Quant à ces officiers, qui nous auraient si mal traités s'ils nous avaient découverts, ils se montrèrent pleins de sollicitude envers le batelier; et dans la crainte qu'il ne lui arrivât quelque accident, ils lui crièrent de ne pas songer à se rendre à La Tremblade: la nuit approchait, le vent était contraire; il courrait, lui dirent-ils, à une perte inévitable. Ils lui conseillèrent, au contraire, de retourner à La Rochelle, tant que le vent était propice; et je vous laisse à penser si ce conseil répondait à notre désir. Nous changeâmes donc immédiatement de direction: le bateau vira pour aller vent arrière, et nous dîmes adieu à la frégate du fond de nos cœurs, et aussi du fond de notre bateau, car nous y restâmes soigneusement recouverts, sans oser encore montrer le bout du nez.

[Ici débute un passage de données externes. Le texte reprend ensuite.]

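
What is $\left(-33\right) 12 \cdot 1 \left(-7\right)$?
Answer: $2772$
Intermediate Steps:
$\left(-33\right) 12 \cdot 1 \left(-7\right) = \left(-396\right) \left(-7\right) = 2772$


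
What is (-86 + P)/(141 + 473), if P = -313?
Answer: -399/614 ≈ -0.64984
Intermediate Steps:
(-86 + P)/(141 + 473) = (-86 - 313)/(141 + 473) = -399/614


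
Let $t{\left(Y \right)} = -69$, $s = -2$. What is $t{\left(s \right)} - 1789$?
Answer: $-1858$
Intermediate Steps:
$t{\left(s \right)} - 1789 = -69 - 1789 = -1858$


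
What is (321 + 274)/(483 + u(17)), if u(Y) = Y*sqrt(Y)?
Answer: 287385/228376 - 10115*sqrt(17)/228376 ≈ 1.0758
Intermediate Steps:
u(Y) = Y**(3/2)
(321 + 274)/(483 + u(17)) = (321 + 274)/(483 + 17**(3/2)) = 595/(483 + 17*sqrt(17))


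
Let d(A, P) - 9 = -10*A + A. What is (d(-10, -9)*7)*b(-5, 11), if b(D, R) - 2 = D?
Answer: -2079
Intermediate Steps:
b(D, R) = 2 + D
d(A, P) = 9 - 9*A (d(A, P) = 9 + (-10*A + A) = 9 - 9*A)
(d(-10, -9)*7)*b(-5, 11) = ((9 - 9*(-10))*7)*(2 - 5) = ((9 + 90)*7)*(-3) = (99*7)*(-3) = 693*(-3) = -2079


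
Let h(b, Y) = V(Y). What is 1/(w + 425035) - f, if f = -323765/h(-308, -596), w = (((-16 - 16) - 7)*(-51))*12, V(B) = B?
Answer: -145339079199/267546188 ≈ -543.23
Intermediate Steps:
w = 23868 (w = ((-32 - 7)*(-51))*12 = -39*(-51)*12 = 1989*12 = 23868)
h(b, Y) = Y
f = 323765/596 (f = -323765/(-596) = -323765*(-1/596) = 323765/596 ≈ 543.23)
1/(w + 425035) - f = 1/(23868 + 425035) - 1*323765/596 = 1/448903 - 323765/596 = -145339079199/267546188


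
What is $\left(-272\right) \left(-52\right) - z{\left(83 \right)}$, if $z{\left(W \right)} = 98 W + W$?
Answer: $5927$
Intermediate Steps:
$z{\left(W \right)} = 99 W$
$\left(-272\right) \left(-52\right) - z{\left(83 \right)} = \left(-272\right) \left(-52\right) - 99 \cdot 83 = 14144 - 8217 = 5927$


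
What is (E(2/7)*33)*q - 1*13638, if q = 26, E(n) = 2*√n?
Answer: -13638 + 1716*√14/7 ≈ -12721.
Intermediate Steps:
(E(2/7)*33)*q - 1*13638 = ((2*√(2/7))*33)*26 - 1*13638 = ((2*√(2*(⅐)))*33)*26 - 13638 = ((2*√(2/7))*33)*26 - 13638 = ((2*(√14/7))*33)*26 - 13638 = ((2*√14/7)*33)*26 - 13638 = (66*√14/7)*26 - 13638 = 1716*√14/7 - 13638 = -13638 + 1716*√14/7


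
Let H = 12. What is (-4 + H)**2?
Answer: 64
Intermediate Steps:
(-4 + H)**2 = (-4 + 12)**2 = 8**2 = 64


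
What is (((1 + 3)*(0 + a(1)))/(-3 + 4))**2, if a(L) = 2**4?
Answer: 4096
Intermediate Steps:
a(L) = 16
(((1 + 3)*(0 + a(1)))/(-3 + 4))**2 = (((1 + 3)*(0 + 16))/(-3 + 4))**2 = ((4*16)/1)**2 = (64*1)**2 = 64**2 = 4096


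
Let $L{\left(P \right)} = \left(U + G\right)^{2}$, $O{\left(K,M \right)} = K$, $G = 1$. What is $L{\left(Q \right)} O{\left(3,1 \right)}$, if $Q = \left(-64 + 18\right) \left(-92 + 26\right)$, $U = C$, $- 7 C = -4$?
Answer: $\frac{363}{49} \approx 7.4082$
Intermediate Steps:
$C = \frac{4}{7}$ ($C = \left(- \frac{1}{7}\right) \left(-4\right) = \frac{4}{7} \approx 0.57143$)
$U = \frac{4}{7} \approx 0.57143$
$Q = 3036$ ($Q = \left(-46\right) \left(-66\right) = 3036$)
$L{\left(P \right)} = \frac{121}{49}$ ($L{\left(P \right)} = \left(\frac{4}{7} + 1\right)^{2} = \left(\frac{11}{7}\right)^{2} = \frac{121}{49}$)
$L{\left(Q \right)} O{\left(3,1 \right)} = \frac{121}{49} \cdot 3 = \frac{363}{49}$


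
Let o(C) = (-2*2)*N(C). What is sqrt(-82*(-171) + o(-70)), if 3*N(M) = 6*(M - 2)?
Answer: 3*sqrt(1622) ≈ 120.82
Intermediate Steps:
N(M) = -4 + 2*M (N(M) = (6*(M - 2))/3 = (6*(-2 + M))/3 = (-12 + 6*M)/3 = -4 + 2*M)
o(C) = 16 - 8*C (o(C) = (-2*2)*(-4 + 2*C) = -4*(-4 + 2*C) = 16 - 8*C)
sqrt(-82*(-171) + o(-70)) = sqrt(-82*(-171) + (16 - 8*(-70))) = sqrt(14022 + (16 + 560)) = sqrt(14022 + 576) = sqrt(14598) = 3*sqrt(1622)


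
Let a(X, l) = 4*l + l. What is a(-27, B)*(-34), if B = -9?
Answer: 1530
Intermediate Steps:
a(X, l) = 5*l
a(-27, B)*(-34) = (5*(-9))*(-34) = -45*(-34) = 1530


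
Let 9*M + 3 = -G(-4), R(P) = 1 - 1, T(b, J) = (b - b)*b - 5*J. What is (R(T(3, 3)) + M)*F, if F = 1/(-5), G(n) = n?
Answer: -1/45 ≈ -0.022222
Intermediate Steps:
T(b, J) = -5*J (T(b, J) = 0*b - 5*J = 0 - 5*J = -5*J)
F = -1/5 ≈ -0.20000
R(P) = 0
M = 1/9 (M = -1/3 + (-1*(-4))/9 = -1/3 + (1/9)*4 = -1/3 + 4/9 = 1/9 ≈ 0.11111)
(R(T(3, 3)) + M)*F = (0 + 1/9)*(-1/5) = (1/9)*(-1/5) = -1/45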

Cependant le navire anglais avait répondu à notre signal, tout en commençant à gagner la haute mer, et nous n'osions pas nous mettre à sa suite, par crainte de la frégate qui était encore à

l'ancre non loin de nous. Nous attendîmes donc que le jour tombât. Alors le batelier fut d'avis qu'il fallait tenter l'aventure avant qu'il fit entièrement obscur, pour ne pas nous exposer à être engloutis par les vagues. Nous changeâmes donc une fois encore de direction, et la manœuvre était à peine terminée, que nous vîmes la frégate lever l'ancre et mettre à la voile. Notre première pensée fut naturellement qu'elle avait remarqué notre mouvement et qu'elle se préparait à nous poursuivre. Sur quoi, la mort dans l'âme, nous mîmes de nouveau le cap sur La Rochelle. Nous aurions tous mieux aimé perdre la vie à l'instant que de nous voir découverts et saisis, car nous avions la conscience de notre faiblesse et nous craignions que la persécution ne triomphât de notre constance.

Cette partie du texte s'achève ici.